İslâm Hilâfet Devleti bulunmaması hâlinde baba kızını 7 yaşından itibaren giydirmeye başlar, 10 yaşında giymezse dövebilir. Fakat bu dövmenin sert ve şiddetli olması caiz değildir. Yüz, karın ve hassas yerlere vurulması caiz değildir. Sadece eğitmek ve suçunu hissettirmek üzere hafif şekilde, omuzu veya elleri gibi yerlerine vurulabilir.
Kız, babasının velayeti ve sorumluluğu altında kalır, evlenmedikçe ondan sorumlu kalır. Baba onu eğitir, ona nasihat verir, meseleyi kavratır, ona İslâm şahsiyetini kazandırır. Buna rağmen açılmaya ısrar ederse evden tek başına çıkmasını engelleyebilir.

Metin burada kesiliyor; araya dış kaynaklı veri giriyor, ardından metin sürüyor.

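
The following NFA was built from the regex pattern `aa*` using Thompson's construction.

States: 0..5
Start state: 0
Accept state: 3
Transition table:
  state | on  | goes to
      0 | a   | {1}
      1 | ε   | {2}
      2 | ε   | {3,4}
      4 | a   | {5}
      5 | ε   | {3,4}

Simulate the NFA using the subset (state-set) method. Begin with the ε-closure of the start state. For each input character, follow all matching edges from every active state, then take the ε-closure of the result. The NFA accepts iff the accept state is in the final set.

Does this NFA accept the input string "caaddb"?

initial (ε-close {0}): {0}
'c' @ 1: {}  — no active states
rest 'aaddb' ignored (set empty)
final: {}; accept 3 not in set

Answer: REJECT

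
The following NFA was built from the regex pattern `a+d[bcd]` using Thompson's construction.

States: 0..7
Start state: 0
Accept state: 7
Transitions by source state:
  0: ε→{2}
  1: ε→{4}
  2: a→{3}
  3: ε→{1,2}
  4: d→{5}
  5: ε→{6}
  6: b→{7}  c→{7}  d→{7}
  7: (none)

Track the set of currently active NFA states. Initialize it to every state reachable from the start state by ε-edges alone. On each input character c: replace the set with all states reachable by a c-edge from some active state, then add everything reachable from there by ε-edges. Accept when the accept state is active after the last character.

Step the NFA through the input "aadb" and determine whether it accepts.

Answer: ACCEPT

Steps:
start: ε-closure({0}) = {0,2}
'a' @ 1: {1,2,3,4}
'a' @ 2: {1,2,3,4}
'd' @ 3: {5,6}
'b' @ 4: {7}  ✓accept
end set {7} — state 7 in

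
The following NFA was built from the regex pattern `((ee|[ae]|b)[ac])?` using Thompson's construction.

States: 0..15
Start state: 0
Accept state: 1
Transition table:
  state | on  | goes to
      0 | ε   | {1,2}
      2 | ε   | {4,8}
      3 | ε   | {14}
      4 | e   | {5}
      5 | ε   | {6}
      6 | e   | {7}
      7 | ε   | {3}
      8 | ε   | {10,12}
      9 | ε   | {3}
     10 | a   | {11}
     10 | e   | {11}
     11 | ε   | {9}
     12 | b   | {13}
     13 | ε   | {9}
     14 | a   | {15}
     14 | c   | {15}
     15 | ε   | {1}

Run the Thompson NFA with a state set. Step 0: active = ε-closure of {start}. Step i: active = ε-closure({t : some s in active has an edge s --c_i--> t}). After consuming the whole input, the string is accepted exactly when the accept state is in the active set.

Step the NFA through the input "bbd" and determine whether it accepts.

S₀ = ε-closure({0}) = {0,1,2,4,8,10,12}
'b' @ 1: {3,9,13,14}
'b' @ 2: {}  — dead — no transitions
rest 'd' ignored (set empty)
end set {} — state 1 not in

Answer: REJECT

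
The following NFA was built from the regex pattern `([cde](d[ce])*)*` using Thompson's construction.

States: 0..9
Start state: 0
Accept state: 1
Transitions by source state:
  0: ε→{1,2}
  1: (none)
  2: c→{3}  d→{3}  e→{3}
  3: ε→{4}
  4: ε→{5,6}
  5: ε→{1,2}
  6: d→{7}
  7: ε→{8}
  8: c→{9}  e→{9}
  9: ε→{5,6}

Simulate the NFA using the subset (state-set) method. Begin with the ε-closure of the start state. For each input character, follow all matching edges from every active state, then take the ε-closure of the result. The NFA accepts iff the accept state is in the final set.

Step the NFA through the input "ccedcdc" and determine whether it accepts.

Answer: ACCEPT

Trace:
S₀ = ε-closure({0}) = {0,1,2}
'c' @ 1: {1,2,3,4,5,6}  (accept∈set)
'c' @ 2: {1,2,3,4,5,6}  (accept∈set)
'e' @ 3: {1,2,3,4,5,6}  (accept∈set)
'd' @ 4: {1,2,3,4,5,6,7,8}  (accept∈set)
'c' @ 5: {1,2,3,4,5,6,9}  (accept∈set)
'd' @ 6: {1,2,3,4,5,6,7,8}  (accept∈set)
'c' @ 7: {1,2,3,4,5,6,9}  (accept∈set)
final: {1,2,3,4,5,6,9}; accept 1 in set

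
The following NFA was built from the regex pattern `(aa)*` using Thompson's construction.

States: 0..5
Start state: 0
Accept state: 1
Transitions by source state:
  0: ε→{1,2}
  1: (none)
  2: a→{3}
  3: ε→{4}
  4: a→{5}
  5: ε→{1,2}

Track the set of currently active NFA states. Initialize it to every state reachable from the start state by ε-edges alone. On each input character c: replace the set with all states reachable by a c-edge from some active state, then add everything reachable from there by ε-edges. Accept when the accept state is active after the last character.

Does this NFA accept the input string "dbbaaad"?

start: ε-closure({0}) = {0,1,2}
'd' @ 1: {}  — no active states
rest 'bbaaad' ignored (set empty)
after full input: {}  (accept=1 not in)

Answer: REJECT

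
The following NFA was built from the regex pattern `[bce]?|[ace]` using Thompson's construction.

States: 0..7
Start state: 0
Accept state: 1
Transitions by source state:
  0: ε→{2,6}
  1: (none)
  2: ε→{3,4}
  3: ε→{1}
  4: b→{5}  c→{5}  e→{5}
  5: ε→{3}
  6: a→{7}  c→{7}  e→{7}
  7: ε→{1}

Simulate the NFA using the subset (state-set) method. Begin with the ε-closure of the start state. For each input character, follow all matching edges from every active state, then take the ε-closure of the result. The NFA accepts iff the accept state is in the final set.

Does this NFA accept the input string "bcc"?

S₀ = ε-closure({0}) = {0,1,2,3,4,6}
'b' @ 1: {1,3,5}  ✓accept
'c' @ 2: {}  — state set empty
rest 'c' ignored (set empty)
after full input: {}  (accept=1 not in)

Answer: REJECT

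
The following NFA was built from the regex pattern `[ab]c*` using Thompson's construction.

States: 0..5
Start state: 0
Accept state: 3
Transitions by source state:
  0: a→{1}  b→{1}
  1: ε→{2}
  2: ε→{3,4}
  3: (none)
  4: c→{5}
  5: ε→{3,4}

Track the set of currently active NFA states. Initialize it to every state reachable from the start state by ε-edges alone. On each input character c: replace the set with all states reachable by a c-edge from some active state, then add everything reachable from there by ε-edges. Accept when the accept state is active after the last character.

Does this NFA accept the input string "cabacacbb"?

Answer: REJECT

Derivation:
S₀ = ε-closure({0}) = {0}
'c' @ 1: {}  — dead — no transitions
rest 'abacacbb' ignored (set empty)
final: {}; accept 3 not in set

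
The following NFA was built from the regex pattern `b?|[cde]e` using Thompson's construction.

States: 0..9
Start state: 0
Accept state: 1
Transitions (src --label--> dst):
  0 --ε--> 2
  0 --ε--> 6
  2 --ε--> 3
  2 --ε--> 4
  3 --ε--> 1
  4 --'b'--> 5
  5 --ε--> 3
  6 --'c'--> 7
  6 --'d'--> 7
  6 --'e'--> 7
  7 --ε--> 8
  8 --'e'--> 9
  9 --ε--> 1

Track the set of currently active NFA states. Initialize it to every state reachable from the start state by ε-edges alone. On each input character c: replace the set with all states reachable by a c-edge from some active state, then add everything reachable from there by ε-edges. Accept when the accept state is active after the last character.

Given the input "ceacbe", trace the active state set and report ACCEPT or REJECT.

S₀ = ε-closure({0}) = {0,1,2,3,4,6}
'c' @ 1: {7,8}
'e' @ 2: {1,9}  ✓accept
'a' @ 3: {}  — dead — no transitions
rest 'cbe' ignored (set empty)
final: {}; accept 1 not in set

Answer: REJECT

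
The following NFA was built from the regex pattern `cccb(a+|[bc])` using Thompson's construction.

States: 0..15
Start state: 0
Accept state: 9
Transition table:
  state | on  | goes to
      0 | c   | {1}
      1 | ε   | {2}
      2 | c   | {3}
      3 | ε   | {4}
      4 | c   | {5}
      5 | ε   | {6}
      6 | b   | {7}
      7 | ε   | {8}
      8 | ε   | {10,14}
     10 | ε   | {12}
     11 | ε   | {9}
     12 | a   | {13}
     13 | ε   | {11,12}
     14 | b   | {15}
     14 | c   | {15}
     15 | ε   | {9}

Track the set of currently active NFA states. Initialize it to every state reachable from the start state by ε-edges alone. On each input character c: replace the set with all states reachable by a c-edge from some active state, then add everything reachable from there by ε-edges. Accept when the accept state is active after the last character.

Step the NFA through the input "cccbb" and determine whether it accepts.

Answer: ACCEPT

Steps:
S₀ = ε-closure({0}) = {0}
'c' @ 1: {1,2}
'c' @ 2: {3,4}
'c' @ 3: {5,6}
'b' @ 4: {7,8,10,12,14}
'b' @ 5: {9,15}  ✓accept
after full input: {9,15}  (accept=9 in)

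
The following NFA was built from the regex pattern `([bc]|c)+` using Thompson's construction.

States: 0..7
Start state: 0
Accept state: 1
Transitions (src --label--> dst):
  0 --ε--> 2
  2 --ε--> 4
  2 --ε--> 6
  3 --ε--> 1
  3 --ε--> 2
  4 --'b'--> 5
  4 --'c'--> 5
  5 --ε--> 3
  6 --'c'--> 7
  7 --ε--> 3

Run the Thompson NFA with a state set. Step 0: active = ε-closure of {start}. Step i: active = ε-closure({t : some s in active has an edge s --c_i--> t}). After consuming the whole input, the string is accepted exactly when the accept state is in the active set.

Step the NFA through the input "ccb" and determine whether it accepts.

initial (ε-close {0}): {0,2,4,6}
'c' @ 1: {1,2,3,4,5,6,7}  [accepting]
'c' @ 2: {1,2,3,4,5,6,7}  [accepting]
'b' @ 3: {1,2,3,4,5,6}  [accepting]
final: {1,2,3,4,5,6}; accept 1 in set

Answer: ACCEPT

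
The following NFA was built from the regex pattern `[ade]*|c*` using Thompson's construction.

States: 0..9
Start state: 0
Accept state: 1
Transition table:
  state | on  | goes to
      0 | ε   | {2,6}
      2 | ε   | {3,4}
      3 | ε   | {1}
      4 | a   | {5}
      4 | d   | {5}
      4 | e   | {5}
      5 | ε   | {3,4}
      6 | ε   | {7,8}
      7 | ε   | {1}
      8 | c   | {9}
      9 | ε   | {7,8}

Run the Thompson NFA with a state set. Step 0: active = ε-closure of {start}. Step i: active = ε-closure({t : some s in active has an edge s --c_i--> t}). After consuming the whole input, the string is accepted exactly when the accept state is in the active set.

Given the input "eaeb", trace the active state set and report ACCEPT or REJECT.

Answer: REJECT

Derivation:
S₀ = ε-closure({0}) = {0,1,2,3,4,6,7,8}
'e' @ 1: {1,3,4,5}  (accept∈set)
'a' @ 2: {1,3,4,5}  (accept∈set)
'e' @ 3: {1,3,4,5}  (accept∈set)
'b' @ 4: {}  — dead — no transitions
after full input: {}  (accept=1 not in)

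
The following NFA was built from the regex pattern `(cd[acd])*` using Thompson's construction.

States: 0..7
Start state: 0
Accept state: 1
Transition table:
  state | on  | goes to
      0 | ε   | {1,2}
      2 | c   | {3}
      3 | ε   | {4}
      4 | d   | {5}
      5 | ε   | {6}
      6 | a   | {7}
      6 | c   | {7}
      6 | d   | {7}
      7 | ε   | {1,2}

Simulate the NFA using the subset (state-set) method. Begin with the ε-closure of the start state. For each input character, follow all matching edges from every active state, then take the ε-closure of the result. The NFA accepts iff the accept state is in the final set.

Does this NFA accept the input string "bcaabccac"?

Answer: REJECT

Trace:
start: ε-closure({0}) = {0,1,2}
'b' @ 1: {}  — state set empty
rest 'caabccac' ignored (set empty)
after full input: {}  (accept=1 not in)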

Kız evlenince kocası ondan sorumlu olur, onu giydirir ve şer’î elbise giymeye zorlar. Naşize, isyankâr olursa Nisa Suresi 34. ayette geçen cezaları uygular.
Köklü çözüm Hilâfet Devleti’nin kurulmasıdır. Her kadın ve her kız kendiliğinden Allah’tan korkarak veya devletin cezasından korkarak şer’î hükme uyarak şer’î elbise giyer.